The House will vote on the American Health Care Act on Thursday, and amidst the drama about whether the Republicans can whip up enough votes to pass the new measure, a new poll indicates that public support for the measure is fading fast. A new POLITICO/Morning Consult poll conducted over the weekend shows that the approval rating for the ACHA has dipped to 41 percent, down from 46 percent at lat check. Disapproval, meanwhile, has grown from 35 percent to 38 percent, while 22 percent remain undecided.

As you’d expect, there’s a sharp divide by party affiliation. Republicans support the new bill at a 62 percent rate, while Democratic opposition is nearly as high at 57 percent.
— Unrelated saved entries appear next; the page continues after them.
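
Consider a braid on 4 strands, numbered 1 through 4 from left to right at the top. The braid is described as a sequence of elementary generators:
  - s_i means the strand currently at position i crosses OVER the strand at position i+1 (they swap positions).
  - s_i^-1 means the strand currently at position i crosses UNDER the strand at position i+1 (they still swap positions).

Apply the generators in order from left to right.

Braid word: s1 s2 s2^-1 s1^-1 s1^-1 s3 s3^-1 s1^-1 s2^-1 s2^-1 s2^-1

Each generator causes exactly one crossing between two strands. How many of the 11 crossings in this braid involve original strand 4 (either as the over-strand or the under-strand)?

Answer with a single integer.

Gen 1: crossing 1x2. Involves strand 4? no. Count so far: 0
Gen 2: crossing 1x3. Involves strand 4? no. Count so far: 0
Gen 3: crossing 3x1. Involves strand 4? no. Count so far: 0
Gen 4: crossing 2x1. Involves strand 4? no. Count so far: 0
Gen 5: crossing 1x2. Involves strand 4? no. Count so far: 0
Gen 6: crossing 3x4. Involves strand 4? yes. Count so far: 1
Gen 7: crossing 4x3. Involves strand 4? yes. Count so far: 2
Gen 8: crossing 2x1. Involves strand 4? no. Count so far: 2
Gen 9: crossing 2x3. Involves strand 4? no. Count so far: 2
Gen 10: crossing 3x2. Involves strand 4? no. Count so far: 2
Gen 11: crossing 2x3. Involves strand 4? no. Count so far: 2

Answer: 2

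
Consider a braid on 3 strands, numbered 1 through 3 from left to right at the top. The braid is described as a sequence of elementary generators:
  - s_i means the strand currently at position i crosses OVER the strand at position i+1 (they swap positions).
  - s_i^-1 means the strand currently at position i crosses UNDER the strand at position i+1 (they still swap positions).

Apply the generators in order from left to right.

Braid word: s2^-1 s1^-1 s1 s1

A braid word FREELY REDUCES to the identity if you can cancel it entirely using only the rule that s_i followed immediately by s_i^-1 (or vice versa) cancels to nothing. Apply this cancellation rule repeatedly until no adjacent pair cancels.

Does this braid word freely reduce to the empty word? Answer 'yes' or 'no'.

Gen 1 (s2^-1): push. Stack: [s2^-1]
Gen 2 (s1^-1): push. Stack: [s2^-1 s1^-1]
Gen 3 (s1): cancels prior s1^-1. Stack: [s2^-1]
Gen 4 (s1): push. Stack: [s2^-1 s1]
Reduced word: s2^-1 s1

Answer: no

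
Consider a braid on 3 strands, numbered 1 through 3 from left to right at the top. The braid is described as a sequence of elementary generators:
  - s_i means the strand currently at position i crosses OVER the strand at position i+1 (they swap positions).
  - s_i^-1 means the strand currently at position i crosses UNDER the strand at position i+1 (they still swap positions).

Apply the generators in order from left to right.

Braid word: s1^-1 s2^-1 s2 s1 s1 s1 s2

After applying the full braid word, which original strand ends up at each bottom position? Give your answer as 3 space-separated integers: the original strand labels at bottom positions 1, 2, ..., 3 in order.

Answer: 1 3 2

Derivation:
Gen 1 (s1^-1): strand 1 crosses under strand 2. Perm now: [2 1 3]
Gen 2 (s2^-1): strand 1 crosses under strand 3. Perm now: [2 3 1]
Gen 3 (s2): strand 3 crosses over strand 1. Perm now: [2 1 3]
Gen 4 (s1): strand 2 crosses over strand 1. Perm now: [1 2 3]
Gen 5 (s1): strand 1 crosses over strand 2. Perm now: [2 1 3]
Gen 6 (s1): strand 2 crosses over strand 1. Perm now: [1 2 3]
Gen 7 (s2): strand 2 crosses over strand 3. Perm now: [1 3 2]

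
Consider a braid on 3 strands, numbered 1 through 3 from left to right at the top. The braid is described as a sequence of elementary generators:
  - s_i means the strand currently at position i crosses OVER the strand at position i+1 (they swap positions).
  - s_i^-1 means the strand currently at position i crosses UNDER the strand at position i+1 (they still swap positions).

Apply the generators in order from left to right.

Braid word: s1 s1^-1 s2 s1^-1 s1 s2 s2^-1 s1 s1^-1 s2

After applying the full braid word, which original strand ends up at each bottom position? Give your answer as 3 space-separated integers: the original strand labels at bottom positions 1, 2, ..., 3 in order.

Answer: 1 2 3

Derivation:
Gen 1 (s1): strand 1 crosses over strand 2. Perm now: [2 1 3]
Gen 2 (s1^-1): strand 2 crosses under strand 1. Perm now: [1 2 3]
Gen 3 (s2): strand 2 crosses over strand 3. Perm now: [1 3 2]
Gen 4 (s1^-1): strand 1 crosses under strand 3. Perm now: [3 1 2]
Gen 5 (s1): strand 3 crosses over strand 1. Perm now: [1 3 2]
Gen 6 (s2): strand 3 crosses over strand 2. Perm now: [1 2 3]
Gen 7 (s2^-1): strand 2 crosses under strand 3. Perm now: [1 3 2]
Gen 8 (s1): strand 1 crosses over strand 3. Perm now: [3 1 2]
Gen 9 (s1^-1): strand 3 crosses under strand 1. Perm now: [1 3 2]
Gen 10 (s2): strand 3 crosses over strand 2. Perm now: [1 2 3]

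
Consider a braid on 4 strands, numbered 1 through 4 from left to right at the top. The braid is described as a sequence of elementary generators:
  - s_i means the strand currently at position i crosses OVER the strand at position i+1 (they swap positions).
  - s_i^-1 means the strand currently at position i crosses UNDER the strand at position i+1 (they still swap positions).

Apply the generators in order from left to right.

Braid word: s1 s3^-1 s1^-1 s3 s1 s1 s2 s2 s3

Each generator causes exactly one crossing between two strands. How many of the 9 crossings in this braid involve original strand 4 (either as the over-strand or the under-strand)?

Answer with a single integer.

Gen 1: crossing 1x2. Involves strand 4? no. Count so far: 0
Gen 2: crossing 3x4. Involves strand 4? yes. Count so far: 1
Gen 3: crossing 2x1. Involves strand 4? no. Count so far: 1
Gen 4: crossing 4x3. Involves strand 4? yes. Count so far: 2
Gen 5: crossing 1x2. Involves strand 4? no. Count so far: 2
Gen 6: crossing 2x1. Involves strand 4? no. Count so far: 2
Gen 7: crossing 2x3. Involves strand 4? no. Count so far: 2
Gen 8: crossing 3x2. Involves strand 4? no. Count so far: 2
Gen 9: crossing 3x4. Involves strand 4? yes. Count so far: 3

Answer: 3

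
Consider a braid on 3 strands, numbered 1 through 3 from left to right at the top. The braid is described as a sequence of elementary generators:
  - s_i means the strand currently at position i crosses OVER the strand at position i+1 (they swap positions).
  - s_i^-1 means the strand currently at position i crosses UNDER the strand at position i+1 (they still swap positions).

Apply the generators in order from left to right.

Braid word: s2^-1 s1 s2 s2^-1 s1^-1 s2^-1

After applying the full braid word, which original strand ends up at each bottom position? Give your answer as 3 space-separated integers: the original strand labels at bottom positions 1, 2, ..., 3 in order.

Answer: 1 2 3

Derivation:
Gen 1 (s2^-1): strand 2 crosses under strand 3. Perm now: [1 3 2]
Gen 2 (s1): strand 1 crosses over strand 3. Perm now: [3 1 2]
Gen 3 (s2): strand 1 crosses over strand 2. Perm now: [3 2 1]
Gen 4 (s2^-1): strand 2 crosses under strand 1. Perm now: [3 1 2]
Gen 5 (s1^-1): strand 3 crosses under strand 1. Perm now: [1 3 2]
Gen 6 (s2^-1): strand 3 crosses under strand 2. Perm now: [1 2 3]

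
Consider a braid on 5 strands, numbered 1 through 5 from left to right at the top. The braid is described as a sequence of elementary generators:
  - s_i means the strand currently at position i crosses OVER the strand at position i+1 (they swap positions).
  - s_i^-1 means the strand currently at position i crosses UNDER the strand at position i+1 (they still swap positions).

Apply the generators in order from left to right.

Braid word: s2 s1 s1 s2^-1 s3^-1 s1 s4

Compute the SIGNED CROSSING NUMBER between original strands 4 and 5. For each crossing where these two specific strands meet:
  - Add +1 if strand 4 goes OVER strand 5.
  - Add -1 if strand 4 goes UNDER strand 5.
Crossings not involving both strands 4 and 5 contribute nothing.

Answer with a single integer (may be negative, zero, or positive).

Answer: 0

Derivation:
Gen 1: crossing 2x3. Both 4&5? no. Sum: 0
Gen 2: crossing 1x3. Both 4&5? no. Sum: 0
Gen 3: crossing 3x1. Both 4&5? no. Sum: 0
Gen 4: crossing 3x2. Both 4&5? no. Sum: 0
Gen 5: crossing 3x4. Both 4&5? no. Sum: 0
Gen 6: crossing 1x2. Both 4&5? no. Sum: 0
Gen 7: crossing 3x5. Both 4&5? no. Sum: 0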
A plurality (43 percent) believe Republicans are moving too fast, and only 18 percent think there’s a need for urgency.

This is actually one of the more optimistic polls around the country, which likely stems from the fact that POLITICO/Morning Consult doesn’t identify the effort as Republican-led—they simply call it “a proposed health care bill in Congress called the American Health Care Act.” A Harvard-Harris poll found that 51 percent of respondents see the ACHA as moving the country backward, while a compilation from 538 shows favorability ratings of 34 percent (Fox News), 24 percent (PPP), 12 percent (CBS News), and 24 percent (Huff. Post). This, as 538 notes, is considerably worse than Obamacare’s unpopularity when it passed through Congress in 2010.

All told, the average approval rating (minus the Morning Consult poll) averages out to 27 percent, while the disapproval rating has climbed to 49 percent.